During handling of the above exception, another exception occurred:

Traceback (most recent call last):
File “”, line 1, in
File “/home/user/anaconda3/envs/openhgnn/lib/python3.11/site-packages/openhgnn/init.py”, line 2, in
from .dataset import *
File “/home/user/anaconda3/envs/openhgnn/lib/python3.11/site-packages/openhgnn/dataset/init.py”, line 4, in
from .utils import load_acm, load_acm_raw, generate_random_hg
File “/home/user/anaconda3/envs/openhgnn/lib/python3.11/site-packages/openhgnn/dataset/utils.py”, line 10, in
from dgl import sparse as dglsp
File “/home/user/anaconda3/envs/openhgnn/lib/python3.11/site-packages/dgl/sparse/init.py”, line 43, in
load_dgl_sparse()
File “/home/user/anaconda3/envs/openhgnn/lib/python3.11/site-packages/dgl/sparse/init.py”, line 40, in load_dgl_sparse
raise ImportError(“Cannot load DGL C++ sparse library”)
ImportError: Cannot load DGL C++ sparse library

Lets try to update cusparse, is dgl also with cuda 12.4 I asume right?

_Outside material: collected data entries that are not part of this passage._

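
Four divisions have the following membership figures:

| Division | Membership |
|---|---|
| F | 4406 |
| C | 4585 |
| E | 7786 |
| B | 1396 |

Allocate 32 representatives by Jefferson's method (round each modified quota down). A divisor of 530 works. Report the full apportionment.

F 8; C 8; E 14; B 2

With modified divisor 530: modified quotas F 8.313, C 8.651, E 14.691, B 2.634.
Rounding down: F 8, C 8, E 14, B 2 (total 32).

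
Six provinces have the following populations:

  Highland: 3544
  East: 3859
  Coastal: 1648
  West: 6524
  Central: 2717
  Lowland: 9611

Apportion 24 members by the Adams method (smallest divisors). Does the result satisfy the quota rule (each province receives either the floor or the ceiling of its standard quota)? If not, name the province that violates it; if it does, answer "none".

none

Standard quotas: Highland 3.048, East 3.319, Coastal 1.417, West 5.611, Central 2.337, Lowland 8.267.
Adams allocation: Highland 3, East 3, Coastal 2, West 5, Central 3, Lowland 8.
Every allocation lies between the lower and upper quota.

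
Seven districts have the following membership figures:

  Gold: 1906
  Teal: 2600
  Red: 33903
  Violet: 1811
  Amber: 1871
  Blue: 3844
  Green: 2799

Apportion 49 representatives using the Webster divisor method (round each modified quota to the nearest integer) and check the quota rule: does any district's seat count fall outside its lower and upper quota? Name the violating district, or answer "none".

Red

Standard quotas: Gold 1.916, Teal 2.614, Red 34.088, Violet 1.821, Amber 1.881, Blue 3.865, Green 2.814.
Webster allocation: Gold 2, Teal 3, Red 33, Violet 2, Amber 2, Blue 4, Green 3.
Red has quota 34.088 (lower 34, upper 35) but receives 33 — outside the quota interval.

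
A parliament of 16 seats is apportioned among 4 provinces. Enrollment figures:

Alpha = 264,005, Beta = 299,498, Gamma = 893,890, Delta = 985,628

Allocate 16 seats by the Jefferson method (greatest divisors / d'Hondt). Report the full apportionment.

Alpha 1, Beta 2, Gamma 6, Delta 7

Standard divisor 2443021/16 ≈ 152688.812; standard quotas: Alpha 1.729, Beta 1.961, Gamma 5.854, Delta 6.455.
Rounding down gives 1, 1, 5, 6 = 13 seats, so the divisor must be adjusted.
With modified divisor 136400: modified quotas Alpha 1.936, Beta 2.196, Gamma 6.553, Delta 7.226.
Rounding down: Alpha 1, Beta 2, Gamma 6, Delta 7 (total 16).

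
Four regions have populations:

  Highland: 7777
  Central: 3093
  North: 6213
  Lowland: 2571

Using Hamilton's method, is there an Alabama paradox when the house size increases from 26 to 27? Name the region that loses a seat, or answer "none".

At 26 seats: Highland 10, Central 4, North 8, Lowland 4.
At 27 seats: Highland 11, Central 4, North 9, Lowland 3.
Lowland drops from 4 to 3.

Lowland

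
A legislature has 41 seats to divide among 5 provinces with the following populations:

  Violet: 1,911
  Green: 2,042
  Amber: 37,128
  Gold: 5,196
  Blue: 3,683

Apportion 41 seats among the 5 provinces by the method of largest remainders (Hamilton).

Violet: 2, Green: 2, Amber: 30, Gold: 4, Blue: 3

Total 49960; standard divisor 49960/41 ≈ 1218.537.
Standard quotas: Violet 1.5683, Green 1.6758, Amber 30.4693, Gold 4.2641, Blue 3.0225.
Lower quotas: Violet 1, Green 1, Amber 30, Gold 4, Blue 3 (sum 39, leaving 2 seats).
Remainders in descending order: Green 0.6758, Violet 0.5683, Amber 0.4693, Gold 0.2641, Blue 0.0225.
The surplus seats go to Green, Violet.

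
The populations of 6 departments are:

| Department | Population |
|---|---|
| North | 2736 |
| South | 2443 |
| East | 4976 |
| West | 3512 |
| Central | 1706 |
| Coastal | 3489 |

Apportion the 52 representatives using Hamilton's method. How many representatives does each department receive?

North: 7, South: 7, East: 14, West: 10, Central: 5, Coastal: 9

The standard divisor is 18862/52 ≈ 362.731.
Standard quotas: North 7.543, South 6.735, East 13.718, West 9.682, Central 4.703, Coastal 9.619.
Lower quotas: North 7, South 6, East 13, West 9, Central 4, Coastal 9 (sum 48, leaving 4 seats).
Remainders in descending order: South 0.735, East 0.718, Central 0.703, West 0.682, Coastal 0.619, North 0.543.
Largest remainders: South, East, Central, West receive the extra seats.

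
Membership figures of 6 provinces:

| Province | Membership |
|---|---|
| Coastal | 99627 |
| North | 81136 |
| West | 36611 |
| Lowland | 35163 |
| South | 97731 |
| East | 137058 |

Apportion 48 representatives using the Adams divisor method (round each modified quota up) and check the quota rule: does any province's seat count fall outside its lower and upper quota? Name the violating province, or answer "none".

none

Standard quotas: Coastal 9.813, North 7.992, West 3.606, Lowland 3.463, South 9.626, East 13.500.
Adams allocation: Coastal 10, North 8, West 4, Lowland 4, South 9, East 13.
Every allocation lies between the lower and upper quota.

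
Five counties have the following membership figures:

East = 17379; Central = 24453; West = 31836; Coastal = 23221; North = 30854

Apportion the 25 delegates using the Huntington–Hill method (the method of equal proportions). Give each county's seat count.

With divisor 5105: modified quotas East 3.404, Central 4.790, West 6.236, Coastal 4.549, North 6.044.
Geometric-mean thresholds: East √(3·4)=3.464, Central √(4·5)=4.472, West √(6·7)=6.481, Coastal √(4·5)=4.472, North √(6·7)=6.481.
Each quota rounded against its threshold gives East 3, Central 5, West 6, Coastal 5, North 6 (total 25).

East=3, Central=5, West=6, Coastal=5, North=6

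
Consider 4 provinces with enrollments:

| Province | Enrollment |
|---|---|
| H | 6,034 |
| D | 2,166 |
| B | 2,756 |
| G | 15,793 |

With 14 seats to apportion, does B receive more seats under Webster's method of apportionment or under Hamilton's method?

Hamilton

Webster: H 3, D 1, B 1, G 9.
Hamilton: H 3, D 1, B 2, G 8.
B gets 1 under Webster and 2 under Hamilton.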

yes,and i think the versions of env are adaptable

I think the same if continues we can try the conda build.

yes,last day i found in my envs ,it has installed some of cuda toolkit,but it did not full.just like this

nvidia-cublas-cu12 12.4.2.65
nvidia-cuda-cupti-cu12 12.4.99
nvidia-cuda-nvrtc-cu12 12.4.99
nvidia-cuda-runtime-cu12 12.4.99
nvidia-cudnn-cu12 9.1.0.70
nvidia-cufft-cu12 11.2.0.44
nvidia-curand-cu12 10.3.5.119
nvidia-cusolver-cu12 11.6.0.99
nvidia-cusparse-cu12 12.3.0.142
nvidia-nccl-cu12 2.20.5
nvidia-nvjitlink-cu12 12.4.99
nvidia-nvtx-cu12 12.4.99

and i have a question: in the virtual envs of linux, can it install cudatoolkit? Every env has its own cudatoolkit?